L’encens arrive au Japon depuis la Chine dans la première moitié du VIe siècle, mais l’utilisation s’étend lorsque des locaux de l’île d’Awaji récupèrent des bois flatteurs sentant merveilleusement bon. Ils se plaisent à les brûler pour faire profiter des odeurs au village et la pratique se fait rapidement connaître. Encore de nos jours, l’île est considérée comme le coeur de cet art avec la présence de grands koshi, ou maîtres des parfums, qui fabriquent des encens avec des arômes naturels de bois, d’herbes et de thé. En parallèle de cela, les temples bouddhistes utilisaient déjà de l’encens pour les cérémonies et c’est surtout de cette manière que la pratique se popularise dans l’ensemble de l’archipel.
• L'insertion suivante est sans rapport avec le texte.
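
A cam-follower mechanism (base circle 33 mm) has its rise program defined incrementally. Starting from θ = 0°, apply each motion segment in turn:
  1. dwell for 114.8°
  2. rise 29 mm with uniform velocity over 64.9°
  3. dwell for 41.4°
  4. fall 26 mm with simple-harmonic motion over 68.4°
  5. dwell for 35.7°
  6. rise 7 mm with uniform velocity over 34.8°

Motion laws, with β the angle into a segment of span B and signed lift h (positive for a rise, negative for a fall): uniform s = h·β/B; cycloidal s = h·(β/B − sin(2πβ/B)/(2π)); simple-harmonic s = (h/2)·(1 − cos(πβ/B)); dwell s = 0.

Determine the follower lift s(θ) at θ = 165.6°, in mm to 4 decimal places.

seg 1 [0°–114.8°] dwell: s stays 0.0000
seg 2 [114.8°–179.7°] uniform, h=29: θ=165.6° here. β=50.8, B=64.9. 29·50.8/64.9 = 22.6995 → s = 22.6995

22.6995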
La noblesse du geste et sa relation avec le bouddhisme attirent inévitablement les nobles du pays et c’est durant la période Heian (794 – 1185) que l’encens se décline. Le Japon profite d’un arrivage continu d’encens depuis la Corée grâce à la Route de la soie et les femmes aiment à enfumer leurs robes et éventails pour faire ressortir des odeurs que d’autres n’auraient pas. Rapidement, la littérature incorpore le phénomène aux différents poèmes et histoires, dont l’exemple le plus marquant reste Le Genji monogatari (ou Conte du Genji), oeuvre capitale de la culture japonaise écrite par Murasaki Shikibu contant l’histoire de Genji, le fils d’un empereur qui ne peut pas accéder au trône de son père.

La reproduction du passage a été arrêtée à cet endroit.